Pitesai e Pniec: la prossima volta fateli fare a chi è capace!

Con la mappatura delle zone idonee a realizzare i grandi impianti energetici tutti i nodi vengono al pettine.
Pitesai è l’acronimo di “Piano per la transizione energetica sostenibile delle aree idonee”: il titolo assurdo ed incomprensibile di un Piano nazionale, rocambolescamente approvato ieri dal Ministro della Transizione Ecologica, che individua le aree dove si possono svolgere attività di ricerca, prospezione e coltivazione degli idrocarburi. Nella mappa del Piano sono indicati in azzurro gli ambiti in cui si può trivellare, a terra o a mare, fino al confine delle acque territoriali Italiane.
PitesaiIl Pitesai è entrato in vigore solo ora, dopo che ben quattro anni fa venne lanciato da una norma specifica (anch’essa dal titolo bizzarro, se pensiamo al tempo impiegato per approvarlo): “Disposizioni urgenti in materia di sostegno e semplificazione per le imprese e per la pubblica amministrazione”.
Oltre al brutto titolo il Pitesai è carente anche per i suoi contenuti: nonostante il lungo periodo di gestazione è pieno zeppo di difetti e contraddizioni. Per rispettare la normativa e definire gli ambiti compatibili con le trivelle il Pitesai avrebbe dovuto considerare tutte le caratteristiche ambientali (con particolare riferimento all’assetto idrogeologico), oltre che sociali, industriali, urbanistiche. In mare il Piano avrebbe dovuto considerare le rotte marine, la pescosità e l’interferenza sulle fascie costiere. Ma subito guardando la mappa, chiunque abbia un minimo di cultura, si rende immediatamente conto che tra i territori idonei (in azzurro) ci sono quelli meni indicati di tutti: lungo la fascia costiera nord-adriatica, dove l`abbassamento del suolo determinato dalla coltivazione dei giacimenti di metano (subsidenza) sta causando l`erosione delle spiagge e mette a rischio la maggiore filiera turistica europea (Laguna Veneta, Romagna, ecc.). Oltre a questo ci sono diversi altri ambienti sensibili che il Pitesai non ha tutelato (insediamenti, parchi e riserve naturali, ecc.). In pratica per definire le zone idonee all’attività petrolifera il Ministero della Transizione Ecologica (la Commissione tecnica VAS-VIA) non ha rispettato la normativa, applicando soprattutto i criteri dei petrolieri: le zone per trivellare sono quelle dove ci sono giacimenti.
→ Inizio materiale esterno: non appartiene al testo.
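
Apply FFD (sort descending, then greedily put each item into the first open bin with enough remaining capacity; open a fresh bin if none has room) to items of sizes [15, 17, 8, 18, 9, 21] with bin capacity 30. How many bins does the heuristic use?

Sorted descending: 21, 18, 17, 15, 9, 8.
  21 → bin 1 (new)  [load 21/30]
  18 → bin 2 (new)  [load 18/30]
  17 → bin 3 (new)  [load 17/30]
  15 → bin 4 (new)  [load 15/30]
  9 → bin 1  [load 30/30]
  8 → bin 2  [load 26/30]
4 bins opened.

4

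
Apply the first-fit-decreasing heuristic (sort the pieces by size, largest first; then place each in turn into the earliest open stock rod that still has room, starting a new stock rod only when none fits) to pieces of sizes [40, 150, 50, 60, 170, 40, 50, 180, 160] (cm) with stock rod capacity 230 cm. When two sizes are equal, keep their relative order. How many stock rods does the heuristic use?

Sorted descending: 180, 170, 160, 150, 60, 50, 50, 40, 40.
  180 → stock rod 1 (new)  [load 180/230]
  170 → stock rod 2 (new)  [load 170/230]
  160 → stock rod 3 (new)  [load 160/230]
  150 → stock rod 4 (new)  [load 150/230]
  60 → stock rod 2  [load 230/230]
  50 → stock rod 1  [load 230/230]
  50 → stock rod 3  [load 210/230]
  40 → stock rod 4  [load 190/230]
  40 → stock rod 4  [load 230/230]
4 stock rods opened.

4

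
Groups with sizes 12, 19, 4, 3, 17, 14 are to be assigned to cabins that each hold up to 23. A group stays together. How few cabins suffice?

4

Total = 19 + 17 + 14 + 12 + 4 + 3 = 69.
Lower bound: ⌈69/23⌉ = 3 cabins.
Also, 4 groups each exceed 23/2, and no two of those can share a cabin, so at least 4 cabins are needed.
A packing using 4 cabins:
  cabin 1: 19 + 4 = 23
  cabin 2: 17 + 3 = 20
  cabin 3: 14 = 14
  cabin 4: 12 = 12
This matches the lower bound, so 4 is optimal.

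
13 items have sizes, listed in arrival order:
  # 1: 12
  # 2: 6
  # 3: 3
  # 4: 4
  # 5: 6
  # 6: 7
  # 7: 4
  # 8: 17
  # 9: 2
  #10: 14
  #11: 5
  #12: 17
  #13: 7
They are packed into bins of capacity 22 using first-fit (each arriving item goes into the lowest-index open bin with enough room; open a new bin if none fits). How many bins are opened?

  12 → bin 1 (new)  [load 12/22]
  6 → bin 1  [load 18/22]
  3 → bin 1  [load 21/22]
  4 → bin 2 (new)  [load 4/22]
  6 → bin 2  [load 10/22]
  7 → bin 2  [load 17/22]
  4 → bin 2  [load 21/22]
  17 → bin 3 (new)  [load 17/22]
  2 → bin 3  [load 19/22]
  14 → bin 4 (new)  [load 14/22]
  5 → bin 4  [load 19/22]
  17 → bin 5 (new)  [load 17/22]
  7 → bin 6 (new)  [load 7/22]
6 bins opened.

6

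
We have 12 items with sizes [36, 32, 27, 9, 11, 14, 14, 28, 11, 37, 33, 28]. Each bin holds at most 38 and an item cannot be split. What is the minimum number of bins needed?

Total = 37 + 36 + 33 + 32 + 28 + 28 + 27 + 14 + 14 + 11 + 11 + 9 = 280.
Lower bound: ⌈280/38⌉ = 8 bins.
A packing using 9 bins:
  bin 1: 37 = 37
  bin 2: 36 = 36
  bin 3: 33 = 33
  bin 4: 32 = 32
  bin 5: 28 + 9 = 37
  bin 6: 28 = 28
  bin 7: 27 + 11 = 38
  bin 8: 14 + 14 = 28
  bin 9: 11 = 11
No arrangement into 8 bins stays within capacity, so 9 is optimal.

9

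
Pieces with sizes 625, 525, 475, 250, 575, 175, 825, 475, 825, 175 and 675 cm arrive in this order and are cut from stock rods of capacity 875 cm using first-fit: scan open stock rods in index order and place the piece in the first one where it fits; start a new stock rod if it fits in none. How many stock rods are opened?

8

  625 → stock rod 1 (new)  [load 625/875]
  525 → stock rod 2 (new)  [load 525/875]
  475 → stock rod 3 (new)  [load 475/875]
  250 → stock rod 1  [load 875/875]
  575 → stock rod 4 (new)  [load 575/875]
  175 → stock rod 2  [load 700/875]
  825 → stock rod 5 (new)  [load 825/875]
  475 → stock rod 6 (new)  [load 475/875]
  825 → stock rod 7 (new)  [load 825/875]
  175 → stock rod 2  [load 875/875]
  675 → stock rod 8 (new)  [load 675/875]
8 stock rods opened.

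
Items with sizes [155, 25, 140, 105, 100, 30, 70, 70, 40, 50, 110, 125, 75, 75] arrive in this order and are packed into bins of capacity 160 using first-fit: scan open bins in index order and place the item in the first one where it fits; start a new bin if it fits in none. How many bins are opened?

  155 → bin 1 (new)  [load 155/160]
  25 → bin 2 (new)  [load 25/160]
  140 → bin 3 (new)  [load 140/160]
  105 → bin 2  [load 130/160]
  100 → bin 4 (new)  [load 100/160]
  30 → bin 2  [load 160/160]
  70 → bin 5 (new)  [load 70/160]
  70 → bin 5  [load 140/160]
  40 → bin 4  [load 140/160]
  50 → bin 6 (new)  [load 50/160]
  110 → bin 6  [load 160/160]
  125 → bin 7 (new)  [load 125/160]
  75 → bin 8 (new)  [load 75/160]
  75 → bin 8  [load 150/160]
8 bins opened.

8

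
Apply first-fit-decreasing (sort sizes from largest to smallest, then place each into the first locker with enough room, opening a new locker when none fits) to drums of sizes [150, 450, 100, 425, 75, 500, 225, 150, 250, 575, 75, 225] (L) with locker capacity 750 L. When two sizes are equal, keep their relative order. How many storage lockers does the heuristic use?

5

Sorted descending: 575, 500, 450, 425, 250, 225, 225, 150, 150, 100, 75, 75.
  575 → locker 1 (new)  [load 575/750]
  500 → locker 2 (new)  [load 500/750]
  450 → locker 3 (new)  [load 450/750]
  425 → locker 4 (new)  [load 425/750]
  250 → locker 2  [load 750/750]
  225 → locker 3  [load 675/750]
  225 → locker 4  [load 650/750]
  150 → locker 1  [load 725/750]
  150 → locker 5 (new)  [load 150/750]
  100 → locker 4  [load 750/750]
  75 → locker 3  [load 750/750]
  75 → locker 5  [load 225/750]
5 storage lockers opened.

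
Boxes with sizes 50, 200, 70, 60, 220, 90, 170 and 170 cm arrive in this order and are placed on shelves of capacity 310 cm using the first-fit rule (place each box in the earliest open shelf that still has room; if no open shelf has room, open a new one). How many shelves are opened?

4

  50 → shelf 1 (new)  [load 50/310]
  200 → shelf 1  [load 250/310]
  70 → shelf 2 (new)  [load 70/310]
  60 → shelf 1  [load 310/310]
  220 → shelf 2  [load 290/310]
  90 → shelf 3 (new)  [load 90/310]
  170 → shelf 3  [load 260/310]
  170 → shelf 4 (new)  [load 170/310]
4 shelves opened.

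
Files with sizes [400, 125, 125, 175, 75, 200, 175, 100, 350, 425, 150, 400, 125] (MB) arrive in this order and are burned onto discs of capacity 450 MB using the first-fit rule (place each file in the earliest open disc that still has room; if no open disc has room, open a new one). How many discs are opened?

7

  400 → disc 1 (new)  [load 400/450]
  125 → disc 2 (new)  [load 125/450]
  125 → disc 2  [load 250/450]
  175 → disc 2  [load 425/450]
  75 → disc 3 (new)  [load 75/450]
  200 → disc 3  [load 275/450]
  175 → disc 3  [load 450/450]
  100 → disc 4 (new)  [load 100/450]
  350 → disc 4  [load 450/450]
  425 → disc 5 (new)  [load 425/450]
  150 → disc 6 (new)  [load 150/450]
  400 → disc 7 (new)  [load 400/450]
  125 → disc 6  [load 275/450]
7 discs opened.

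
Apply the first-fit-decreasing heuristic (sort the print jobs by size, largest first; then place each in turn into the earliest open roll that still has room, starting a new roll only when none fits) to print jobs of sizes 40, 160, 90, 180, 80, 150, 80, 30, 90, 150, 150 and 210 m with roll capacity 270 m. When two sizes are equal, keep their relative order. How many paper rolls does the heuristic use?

6

Sorted descending: 210, 180, 160, 150, 150, 150, 90, 90, 80, 80, 40, 30.
  210 → roll 1 (new)  [load 210/270]
  180 → roll 2 (new)  [load 180/270]
  160 → roll 3 (new)  [load 160/270]
  150 → roll 4 (new)  [load 150/270]
  150 → roll 5 (new)  [load 150/270]
  150 → roll 6 (new)  [load 150/270]
  90 → roll 2  [load 270/270]
  90 → roll 3  [load 250/270]
  80 → roll 4  [load 230/270]
  80 → roll 5  [load 230/270]
  40 → roll 1  [load 250/270]
  30 → roll 4  [load 260/270]
6 paper rolls opened.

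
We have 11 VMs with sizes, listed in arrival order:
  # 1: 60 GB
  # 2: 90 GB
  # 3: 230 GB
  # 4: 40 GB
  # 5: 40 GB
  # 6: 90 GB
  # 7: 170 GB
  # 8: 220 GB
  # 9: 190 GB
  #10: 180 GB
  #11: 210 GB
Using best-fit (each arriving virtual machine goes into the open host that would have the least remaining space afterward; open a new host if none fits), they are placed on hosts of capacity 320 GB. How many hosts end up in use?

  60 → host 1 (new)  [load 60/320]
  90 → host 1  [load 150/320]
  230 → host 2 (new)  [load 230/320]
  40 → host 2  [load 270/320]
  40 → host 2  [load 310/320]
  90 → host 1  [load 240/320]
  170 → host 3 (new)  [load 170/320]
  220 → host 4 (new)  [load 220/320]
  190 → host 5 (new)  [load 190/320]
  180 → host 6 (new)  [load 180/320]
  210 → host 7 (new)  [load 210/320]
7 hosts opened.

7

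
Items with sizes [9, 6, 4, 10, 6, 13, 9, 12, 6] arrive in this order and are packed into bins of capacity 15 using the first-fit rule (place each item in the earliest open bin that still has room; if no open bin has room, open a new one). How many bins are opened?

6

  9 → bin 1 (new)  [load 9/15]
  6 → bin 1  [load 15/15]
  4 → bin 2 (new)  [load 4/15]
  10 → bin 2  [load 14/15]
  6 → bin 3 (new)  [load 6/15]
  13 → bin 4 (new)  [load 13/15]
  9 → bin 3  [load 15/15]
  12 → bin 5 (new)  [load 12/15]
  6 → bin 6 (new)  [load 6/15]
6 bins opened.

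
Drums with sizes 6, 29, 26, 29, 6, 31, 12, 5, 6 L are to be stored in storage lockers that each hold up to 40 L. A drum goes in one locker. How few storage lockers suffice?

4

Total = 31 + 29 + 29 + 26 + 12 + 6 + 6 + 6 + 5 = 150 L.
Lower bound: ⌈150/40⌉ = 4 storage lockers.
A packing using 4 storage lockers:
  locker 1: 31 + 6 = 37
  locker 2: 29 + 6 + 5 = 40
  locker 3: 29 + 6 = 35
  locker 4: 26 + 12 = 38
This matches the lower bound, so 4 is optimal.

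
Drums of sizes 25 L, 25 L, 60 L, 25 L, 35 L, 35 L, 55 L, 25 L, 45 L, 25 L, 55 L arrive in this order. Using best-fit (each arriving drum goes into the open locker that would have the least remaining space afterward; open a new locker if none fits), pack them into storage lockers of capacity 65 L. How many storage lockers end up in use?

  25 → locker 1 (new)  [load 25/65]
  25 → locker 1  [load 50/65]
  60 → locker 2 (new)  [load 60/65]
  25 → locker 3 (new)  [load 25/65]
  35 → locker 3  [load 60/65]
  35 → locker 4 (new)  [load 35/65]
  55 → locker 5 (new)  [load 55/65]
  25 → locker 4  [load 60/65]
  45 → locker 6 (new)  [load 45/65]
  25 → locker 7 (new)  [load 25/65]
  55 → locker 8 (new)  [load 55/65]
8 storage lockers opened.

8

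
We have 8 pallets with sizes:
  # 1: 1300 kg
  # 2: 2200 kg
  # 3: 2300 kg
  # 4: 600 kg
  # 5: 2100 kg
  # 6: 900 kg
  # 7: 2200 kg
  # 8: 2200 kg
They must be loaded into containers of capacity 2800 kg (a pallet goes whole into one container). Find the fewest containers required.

Total = 2300 + 2200 + 2200 + 2200 + 2100 + 1300 + 900 + 600 = 13800 kg.
Lower bound: ⌈13800/2800⌉ = 5 containers.
A packing using 6 containers:
  container 1: 2300 = 2300
  container 2: 2200 + 600 = 2800
  container 3: 2200 = 2200
  container 4: 2200 = 2200
  container 5: 2100 = 2100
  container 6: 1300 + 900 = 2200
No arrangement into 5 containers stays within capacity, so 6 is optimal.

6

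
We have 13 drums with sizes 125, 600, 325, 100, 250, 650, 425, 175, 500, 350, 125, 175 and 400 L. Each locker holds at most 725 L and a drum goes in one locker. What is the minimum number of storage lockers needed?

6

Total = 650 + 600 + 500 + 425 + 400 + 350 + 325 + 250 + 175 + 175 + 125 + 125 + 100 = 4200 L.
Lower bound: ⌈4200/725⌉ = 6 storage lockers.
A packing using 6 storage lockers:
  locker 1: 650 = 650
  locker 2: 600 + 125 = 725
  locker 3: 500 + 125 + 100 = 725
  locker 4: 425 + 250 = 675
  locker 5: 400 + 325 = 725
  locker 6: 350 + 175 + 175 = 700
This matches the lower bound, so 6 is optimal.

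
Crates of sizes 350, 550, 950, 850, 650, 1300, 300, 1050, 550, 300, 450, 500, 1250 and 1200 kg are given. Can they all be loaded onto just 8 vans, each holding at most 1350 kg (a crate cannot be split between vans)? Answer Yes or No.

Yes

A valid assignment using 8 vans:
  van 1: 1300 = 1300
  van 2: 1250 = 1250
  van 3: 1200 = 1200
  van 4: 1050 + 300 = 1350
  van 5: 950 + 350 = 1300
  van 6: 850 + 500 = 1350
  van 7: 650 + 550 = 1200
  van 8: 550 + 450 + 300 = 1300
Every load is within 1350 kg, so 8 vans suffice.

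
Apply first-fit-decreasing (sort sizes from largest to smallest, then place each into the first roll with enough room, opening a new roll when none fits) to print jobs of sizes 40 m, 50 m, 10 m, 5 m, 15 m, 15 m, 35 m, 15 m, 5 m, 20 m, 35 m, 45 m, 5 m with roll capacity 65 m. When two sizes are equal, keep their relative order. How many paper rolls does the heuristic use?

5

Sorted descending: 50, 45, 40, 35, 35, 20, 15, 15, 15, 10, 5, 5, 5.
  50 → roll 1 (new)  [load 50/65]
  45 → roll 2 (new)  [load 45/65]
  40 → roll 3 (new)  [load 40/65]
  35 → roll 4 (new)  [load 35/65]
  35 → roll 5 (new)  [load 35/65]
  20 → roll 2  [load 65/65]
  15 → roll 1  [load 65/65]
  15 → roll 3  [load 55/65]
  15 → roll 4  [load 50/65]
  10 → roll 3  [load 65/65]
  5 → roll 4  [load 55/65]
  5 → roll 4  [load 60/65]
  5 → roll 4  [load 65/65]
5 paper rolls opened.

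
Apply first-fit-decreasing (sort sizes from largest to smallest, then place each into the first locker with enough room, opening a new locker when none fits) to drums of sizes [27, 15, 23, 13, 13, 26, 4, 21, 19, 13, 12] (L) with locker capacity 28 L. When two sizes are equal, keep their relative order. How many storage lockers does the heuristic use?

8

Sorted descending: 27, 26, 23, 21, 19, 15, 13, 13, 13, 12, 4.
  27 → locker 1 (new)  [load 27/28]
  26 → locker 2 (new)  [load 26/28]
  23 → locker 3 (new)  [load 23/28]
  21 → locker 4 (new)  [load 21/28]
  19 → locker 5 (new)  [load 19/28]
  15 → locker 6 (new)  [load 15/28]
  13 → locker 6  [load 28/28]
  13 → locker 7 (new)  [load 13/28]
  13 → locker 7  [load 26/28]
  12 → locker 8 (new)  [load 12/28]
  4 → locker 3  [load 27/28]
8 storage lockers opened.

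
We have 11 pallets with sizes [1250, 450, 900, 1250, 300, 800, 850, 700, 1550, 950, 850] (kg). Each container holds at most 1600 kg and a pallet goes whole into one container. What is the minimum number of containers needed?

8

Total = 1550 + 1250 + 1250 + 950 + 900 + 850 + 850 + 800 + 700 + 450 + 300 = 9850 kg.
Lower bound: ⌈9850/1600⌉ = 7 containers.
A packing using 8 containers:
  container 1: 1550 = 1550
  container 2: 1250 + 300 = 1550
  container 3: 1250 = 1250
  container 4: 950 + 450 = 1400
  container 5: 900 + 700 = 1600
  container 6: 850 = 850
  container 7: 850 = 850
  container 8: 800 = 800
No arrangement into 7 containers stays within capacity, so 8 is optimal.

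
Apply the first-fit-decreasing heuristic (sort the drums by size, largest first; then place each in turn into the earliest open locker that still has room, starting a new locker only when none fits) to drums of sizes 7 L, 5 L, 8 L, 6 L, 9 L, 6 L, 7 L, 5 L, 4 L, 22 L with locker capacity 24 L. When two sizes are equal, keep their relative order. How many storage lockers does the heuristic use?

4

Sorted descending: 22, 9, 8, 7, 7, 6, 6, 5, 5, 4.
  22 → locker 1 (new)  [load 22/24]
  9 → locker 2 (new)  [load 9/24]
  8 → locker 2  [load 17/24]
  7 → locker 2  [load 24/24]
  7 → locker 3 (new)  [load 7/24]
  6 → locker 3  [load 13/24]
  6 → locker 3  [load 19/24]
  5 → locker 3  [load 24/24]
  5 → locker 4 (new)  [load 5/24]
  4 → locker 4  [load 9/24]
4 storage lockers opened.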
Il Pitesai in pratica è stato approvato in uno scenario completamente diverso da quello in cui venne previsto nel 2018: i ritardi accumulati lo hanno reso obsoleto subito appena approvato; lo stesso avvenne nel 2020 con il Piano nazionale integrato energia e clima (Pniec; venne disconosciuto da tutti in pochi giorni dopo l’approvazione, perché inadeguato ed incompleto). Per la transizione energetica serve una visione più lungimirante ed integrata. Per rimediare a questi errori strategici ora bisognerebbe aggiornare velocemente il Pniec, che per definizione dovrebbe essere “integrato” sia con il Pitesai, sia con la mappatura degli ambiti sensibili, non idonei ad accettare le infrastrutture e gli impianti energetici (centrali, elettrodotti, gasdotti, sistemi di accumulo, ecc.).